Falling meteorite lights up skies over northern Italy
The Local · 18 Feb 2016, 14:55
Published: 18 Feb 2016 14:55 GMT+01:00
The fireball left a trail of vapour hanging in the sky for minutes.
Not long after the unusual event, pictures of bright flashes, vapour trails and eyewitness reports started to emerge on social media, with users suggesting they had witnessed a meteorite falling to earth.
The unidentified flying object lit up skies over northern Italy, travelling west to east from Genoa to Venice at around 6.19pm.
Sightings of the object were also reported from as far away as southern France and Switzerland.
La Repubblica reported a spike in phone calls made to Italy's fire brigade to report the phenomenon.
A photo of the vapour trail, captured on a road outside Genoa, was uploaded to the Italian citizen journalism website, YouReporter.
The trail over liguria. Photo: YouReporter
“The object crossed the sky for about four seconds – I've never seen anything like it," the user, called Masdives, wrote. "This is a picture of the contrail I took, which was in the sky for about a minute.”
Moments later a similar object was seen hurtling over the skies of Venice almost 400 kilometers further east.

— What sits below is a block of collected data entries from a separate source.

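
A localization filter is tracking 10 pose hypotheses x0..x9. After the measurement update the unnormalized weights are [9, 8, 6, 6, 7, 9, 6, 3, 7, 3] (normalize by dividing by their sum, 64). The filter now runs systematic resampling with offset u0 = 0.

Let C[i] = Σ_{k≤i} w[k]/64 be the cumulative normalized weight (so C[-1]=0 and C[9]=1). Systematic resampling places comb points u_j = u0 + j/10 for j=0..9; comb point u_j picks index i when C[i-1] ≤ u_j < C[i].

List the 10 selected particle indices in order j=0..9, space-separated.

C = [9/64, 17/64, 23/64, 29/64, 9/16, 45/64, 51/64, 27/32, 61/64, 1]
j=0: u_0=0 ∈ [0, 9/64) → index 0
j=1: u_1=1/10 ∈ [0, 9/64) → index 0
j=2: u_2=1/5 ∈ [9/64, 17/64) → index 1
j=3: u_3=3/10 ∈ [17/64, 23/64) → index 2
j=4: u_4=2/5 ∈ [23/64, 29/64) → index 3
j=5: u_5=1/2 ∈ [29/64, 9/16) → index 4
j=6: u_6=3/5 ∈ [9/16, 45/64) → index 5
j=7: u_7=7/10 ∈ [9/16, 45/64) → index 5
j=8: u_8=4/5 ∈ [51/64, 27/32) → index 7
j=9: u_9=9/10 ∈ [27/32, 61/64) → index 8

0 0 1 2 3 4 5 5 7 8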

Angelo 1960 uploaded a photo snapped above town of Jesolo, showing a bright flaming object streaking through the sky.
“I saw it coming down rapidly, followed by a trail of smoke and fire," he wrote.

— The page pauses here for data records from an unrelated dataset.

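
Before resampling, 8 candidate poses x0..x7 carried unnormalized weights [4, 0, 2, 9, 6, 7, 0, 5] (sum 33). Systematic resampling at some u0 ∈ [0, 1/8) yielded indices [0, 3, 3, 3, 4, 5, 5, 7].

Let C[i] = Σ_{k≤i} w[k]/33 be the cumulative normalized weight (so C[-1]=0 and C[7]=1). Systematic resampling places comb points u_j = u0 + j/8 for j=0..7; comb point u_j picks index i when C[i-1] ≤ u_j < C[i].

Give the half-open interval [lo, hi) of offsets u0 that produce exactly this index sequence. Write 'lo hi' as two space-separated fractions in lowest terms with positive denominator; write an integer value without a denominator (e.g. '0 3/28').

C = [4/33, 4/33, 2/11, 5/11, 7/11, 28/33, 28/33, 1]
j=0 picked index 0: u0 ∈ [0, 4/33)
j=1 picked index 3: u0 ∈ [5/88, 29/88)
j=2 picked index 3: u0 ∈ [-3/44, 9/44)
j=3 picked index 3: u0 ∈ [-17/88, 7/88)
j=4 picked index 4: u0 ∈ [-1/22, 3/22)
j=5 picked index 5: u0 ∈ [1/88, 59/264)
j=6 picked index 5: u0 ∈ [-5/44, 13/132)
j=7 picked index 7: u0 ∈ [-7/264, 1/8)
intersection: [5/88, 7/88)

5/88 7/88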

The meteorite snapped over Venice. Photo: YouReporter
Sightings of the object were not limited to Italy, with reports also emerging from as far away as southern France and Switzerland.

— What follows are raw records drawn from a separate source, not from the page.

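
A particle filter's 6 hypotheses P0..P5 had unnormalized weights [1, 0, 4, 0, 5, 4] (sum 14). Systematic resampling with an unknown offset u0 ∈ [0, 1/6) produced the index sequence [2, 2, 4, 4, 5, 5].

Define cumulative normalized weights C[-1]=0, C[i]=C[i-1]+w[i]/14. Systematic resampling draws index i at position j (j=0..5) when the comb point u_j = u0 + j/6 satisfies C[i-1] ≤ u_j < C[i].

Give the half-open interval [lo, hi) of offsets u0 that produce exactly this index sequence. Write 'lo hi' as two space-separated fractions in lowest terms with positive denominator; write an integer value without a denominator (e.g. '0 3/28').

1/14 1/6

C = [1/14, 1/14, 5/14, 5/14, 5/7, 1]
j=0 picked index 2: u0 ∈ [1/14, 5/14)
j=1 picked index 2: u0 ∈ [-2/21, 4/21)
j=2 picked index 4: u0 ∈ [1/42, 8/21)
j=3 picked index 4: u0 ∈ [-1/7, 3/14)
j=4 picked index 5: u0 ∈ [1/21, 1/3)
j=5 picked index 5: u0 ∈ [-5/42, 1/6)
intersection: [1/14, 1/6)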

Twitter user Romain Magellan uploaded a pic of the object snapped above the ski resort of Valmorel in France.
Reports of Thursday's UFO are consistent with descriptions of a bolide – a small piece of rock or ice from outer space that burn up as they race through the earths atmosphere before hitting the ground.
Bolides are extremely bright objects – often with apparent magnitudes much brighter than the full moon.
According to American space agency Nasa, some 100 tons of dust, gravel, rock and ice enter the earth's atmosphere every day.